Brave
Kelly Macdonald, Julie Walters, and Billy Connolly provide voices in an animated film written by Mark Andrews, Steve Purcell, Brenda Chapman, and Irene Mecchi, directed by Andrews and Chapman, and c
Peculiar character features have regularly figured into the endearing charms of Pixar blockbusters, from the rickety robotics of WALL·E to that loveable motley crew in Up. In this year’s Pixar model, the heartwarming and mostly bravo-worthy Brave, the visual/leitmotif angle may well be a bouncing, epic head of orange hair, owned by our intrepid young Scottish princess heroine Merida (Kelly Macdonald). Said head of hair, a symbol of free-spirited individualism, is flung to the wind — in the best 3-D computer animation money can buy — as she races about the Scottish countryside and maneuvers courageously through the dark, bewitched forest in search of liberation from the process of being married off.

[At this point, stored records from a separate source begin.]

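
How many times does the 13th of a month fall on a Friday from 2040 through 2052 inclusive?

24

Friday-the-13ths by year:
2040: Jan, Apr, Jul
2041: Sep, Dec
2042: Jun
2043: Feb, Mar, Nov
2044: May
2045: Jan, Oct
2046: Apr, Jul
2047: Sep, Dec
2048: Mar, Nov
2049: Aug
2050: May
2051: Jan, Oct
2052: Sep, Dec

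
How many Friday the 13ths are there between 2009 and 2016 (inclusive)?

15

Friday-the-13ths by year:
2009: Feb, Mar, Nov
2010: Aug
2011: May
2012: Jan, Apr, Jul
2013: Sep, Dec
2014: Jun
2015: Feb, Mar, Nov
2016: May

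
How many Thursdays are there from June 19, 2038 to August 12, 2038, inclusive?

8 Thursdays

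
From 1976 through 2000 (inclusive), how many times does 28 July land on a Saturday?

3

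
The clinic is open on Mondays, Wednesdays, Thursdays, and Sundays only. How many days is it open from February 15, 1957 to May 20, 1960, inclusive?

680

February 15, 1957 is a Friday.
That's 1191 days from start to end, counting both.
1191 = 7 × 170 + 1, so there are 170 full weeks plus 1 extra day.
Each full week contributes 4 days from the set (Mon, Wed, Thu, Sun): 170 × 4 = 680.
The 1 extra day is Fri — none qualify.
Total: 680 + 0 = 680.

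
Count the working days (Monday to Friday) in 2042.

261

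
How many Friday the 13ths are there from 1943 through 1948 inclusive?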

Of course, the very idea of a major motion picture devoted to a young female protagonist relying on wits, magic, and self-determination in the face of suffocating tradition is the deeper and more important virtue of Brave. Merida is a mean archer who loves her arsenal (“A princess does not place her weapon on the table,” advises her protocol-tending mother, voiced by Emma Thompson) and bristles at the thought and process of being courted by potential (and buffoonish) suitors, to the point where old-fashioned lucky charms and divine intervention are required. With the help of will-o’-the-wisps and a witch’s spell, our heroine alters the creature features of the family narrative (spoiler avoided here) and sets in motion a whirlwind of fantasy action scenarios and waves of climactic machinations.
Viewed as a carefully-tended filmography, the Pixar family of fine films has maintained a remarkably high level of craftsmanship and care, right up through Brave. The films, suitable for the proverbial whole family, as well as the computer-animation geeks among us, have, as if by corporate design, veered off into diverse settings and themes. Suddenly, this summer, we’re transported to a kindlier 10th-century Scotland, to the land where a pale, redheaded girl rules, big-time. And it works small wonders, entertainment-wise.
On a local-ish note, once removed, Brave is preceded by the thoroughly delightful animated short La Luna, which screened at this year’s Santa Barbara International Film Festival, with Italian Enrico Casarosa on hand at the Arlington to accept an award. It’s funny how, especially in the abstract realm of animation, seeing a filmmaker live and in person conjures up a human touch in the loop.